Many psychological insights like this originate from retail. Coming to similar conclusions in healthcare is trickier since it’s harder to compare a consumer’s medical preferences than, say, their dinner preferences. But as healthcare organizations put more emphasis on patient experience, new research continues to point to price as the most critical topic on patients’ minds.
In 2020, Harvard researchers interviewed 54 insured patients and coded their answers to gauge consumer behavior and sentiment toward shopping for healthcare. The results, published in the Journal of Participatory Medicine, showed that paying for care and knowing and comparing prices were the most frequent behaviors expressed by respondents.
As price transparency increases across the industry, those factors are only going to become more important.
The psychology of design
Design cues play a huge role in determining what we buy. We window-shop and judge books by their covers for a reason. As healthcare organizations make their prices more accessible online, seemingly minor design elements could affect what care patients pursue.
Take color.

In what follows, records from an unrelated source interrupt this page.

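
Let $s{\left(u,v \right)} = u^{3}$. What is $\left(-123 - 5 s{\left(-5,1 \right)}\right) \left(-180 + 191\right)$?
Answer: $5522$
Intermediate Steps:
$\left(-123 - 5 s{\left(-5,1 \right)}\right) \left(-180 + 191\right) = \left(-123 - 5 \left(-5\right)^{3}\right) \left(-180 + 191\right) = \left(-123 - -625\right) 11 = \left(-123 + 625\right) 11 = 502 \cdot 11 = 5522$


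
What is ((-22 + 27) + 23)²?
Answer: 784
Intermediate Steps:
((-22 + 27) + 23)² = (5 + 23)² = 28² = 784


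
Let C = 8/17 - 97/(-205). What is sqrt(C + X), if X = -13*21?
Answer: 2*I*sqrt(826046065)/3485 ≈ 16.494*I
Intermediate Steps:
X = -273
C = 3289/3485 (C = 8*(1/17) - 97*(-1/205) = 8/17 + 97/205 = 3289/3485 ≈ 0.94376)
sqrt(C + X) = sqrt(3289/3485 - 273) = sqrt(-948116/3485) = 2*I*sqrt(826046065)/3485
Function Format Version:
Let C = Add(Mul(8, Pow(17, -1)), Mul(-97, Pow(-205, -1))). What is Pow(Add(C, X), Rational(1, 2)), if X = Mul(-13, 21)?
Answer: Mul(Rational(2, 3485), I, Pow(826046065, Rational(1, 2))) ≈ Mul(16.494, I)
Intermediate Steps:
X = -273
C = Rational(3289, 3485) (C = Add(Mul(8, Rational(1, 17)), Mul(-97, Rational(-1, 205))) = Add(Rational(8, 17), Rational(97, 205)) = Rational(3289, 3485) ≈ 0.94376)
Pow(Add(C, X), Rational(1, 2)) = Pow(Add(Rational(3289, 3485), -273), Rational(1, 2)) = Pow(Rational(-948116, 3485), Rational(1, 2)) = Mul(Rational(2, 3485), I, Pow(826046065, Rational(1, 2)))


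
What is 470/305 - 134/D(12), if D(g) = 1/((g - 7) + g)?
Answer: -138864/61 ≈ -2276.5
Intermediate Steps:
D(g) = 1/(-7 + 2*g) (D(g) = 1/((-7 + g) + g) = 1/(-7 + 2*g))
470/305 - 134/D(12) = 470/305 - 134/(1/(-7 + 2*12)) = 470*(1/305) - 134/(1/(-7 + 24)) = 94/61 - 134/(1/17) = 94/61 - 134/1/17 = 94/61 - 134*17 = 94/61 - 2278 = -138864/61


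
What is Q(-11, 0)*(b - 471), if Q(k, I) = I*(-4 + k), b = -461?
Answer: 0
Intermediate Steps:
Q(-11, 0)*(b - 471) = (0*(-4 - 11))*(-461 - 471) = (0*(-15))*(-932) = 0*(-932) = 0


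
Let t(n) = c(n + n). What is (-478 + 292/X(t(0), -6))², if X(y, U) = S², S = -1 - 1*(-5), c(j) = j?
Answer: 3381921/16 ≈ 2.1137e+5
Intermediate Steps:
t(n) = 2*n (t(n) = n + n = 2*n)
S = 4 (S = -1 + 5 = 4)
X(y, U) = 16 (X(y, U) = 4² = 16)
(-478 + 292/X(t(0), -6))² = (-478 + 292/16)² = (-478 + 292*(1/16))² = (-478 + 73/4)² = (-1839/4)² = 3381921/16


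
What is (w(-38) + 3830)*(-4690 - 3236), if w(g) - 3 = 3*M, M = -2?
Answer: -30332802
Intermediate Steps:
w(g) = -3 (w(g) = 3 + 3*(-2) = 3 - 6 = -3)
(w(-38) + 3830)*(-4690 - 3236) = (-3 + 3830)*(-4690 - 3236) = 3827*(-7926) = -30332802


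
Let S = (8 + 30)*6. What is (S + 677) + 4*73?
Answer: 1197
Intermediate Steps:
S = 228 (S = 38*6 = 228)
(S + 677) + 4*73 = (228 + 677) + 4*73 = 905 + 292 = 1197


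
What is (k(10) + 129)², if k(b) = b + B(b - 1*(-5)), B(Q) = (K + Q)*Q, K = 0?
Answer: 132496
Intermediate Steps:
B(Q) = Q² (B(Q) = (0 + Q)*Q = Q*Q = Q²)
k(b) = b + (5 + b)² (k(b) = b + (b - 1*(-5))² = b + (b + 5)² = b + (5 + b)²)
(k(10) + 129)² = ((10 + (5 + 10)²) + 129)² = ((10 + 15²) + 129)² = ((10 + 225) + 129)² = (235 + 129)² = 364² = 132496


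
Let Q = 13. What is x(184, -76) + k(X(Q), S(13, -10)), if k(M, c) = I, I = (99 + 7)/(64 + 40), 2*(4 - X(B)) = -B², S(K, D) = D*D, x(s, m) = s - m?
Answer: 13573/52 ≈ 261.02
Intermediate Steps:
S(K, D) = D²
X(B) = 4 + B²/2 (X(B) = 4 - (-1)*B²/2 = 4 + B²/2)
I = 53/52 (I = 106/104 = 106*(1/104) = 53/52 ≈ 1.0192)
k(M, c) = 53/52
x(184, -76) + k(X(Q), S(13, -10)) = (184 - 1*(-76)) + 53/52 = (184 + 76) + 53/52 = 260 + 53/52 = 13573/52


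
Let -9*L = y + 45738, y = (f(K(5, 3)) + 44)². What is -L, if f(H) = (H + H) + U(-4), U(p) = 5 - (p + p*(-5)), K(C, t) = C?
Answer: 47587/9 ≈ 5287.4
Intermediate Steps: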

Seeing red can increase excitement, heart rates and blood pressure—which may sound appealing for certain industries, but isn’t ideal for researching the cost of a stressful medical procedure. Blue, meanwhile, can have a calming effect. A few years ago, Honda discovered that car sales increased 35% when shoppers were in rooms with blue walls compared to typical offices.
When it comes to price lists, what you don’t show also matters. Provider chargemasters tend to show up as lengthy spreadsheets that include thousands of rows. Too many options, though, can prevent patients from making beneficial decisions—or any decision at all.
When asked about too much consumer choice, Swarthmore psychologist and author Barry Schwartz told the American Psychological Association, “There’s a point where all of this choice starts to be not only unproductive, but counterproductive—a source of pain.”
Limiting choices not only helps healthcare consumers, but it could lead to more activity for providers as well. Take a Columbia Business school study that examined how choice impacted participation in 401(k) plans. Interestingly, when individuals had to choose from a menu of 59 retirement plans, only 60 percent opted in. But when people only had to decide between two plans, participation jumped to 75 percent.
What can healthcare leaders do to control this? Splitting items into categories and adding filtering options to chargemasters could help.
The psychology of language
It’s no secret medical bills are confusing. Whether navigating bills or EOBs, patients struggle to make sense of codes and abbreviations. Cedar’s latest Healthcare Consumer Experience Study found that this confusion was hurting all parties—including lowering collection rates for providers.
If individuals get to see your chargemaster ahead of care, adding descriptions to products and services could help increase patient satisfaction and collections. According to a Cornell study of food menus, researchers discovered that customers rated items with descriptive labels as higher quality and of more value than items without labels. The items with descriptive labels also drove 27% more sales.
However, there’s a fine line here. For example, a patient should not have to decipher a $128 charge for a “cough suppression device” that turns out to be a teddy bear (seriously). Or learn that a “mucus recovery system” is just a box of tissues. Stay away from buzzwords and euphemisms—instead, help healthcare consumers by keeping descriptions clear and accurate.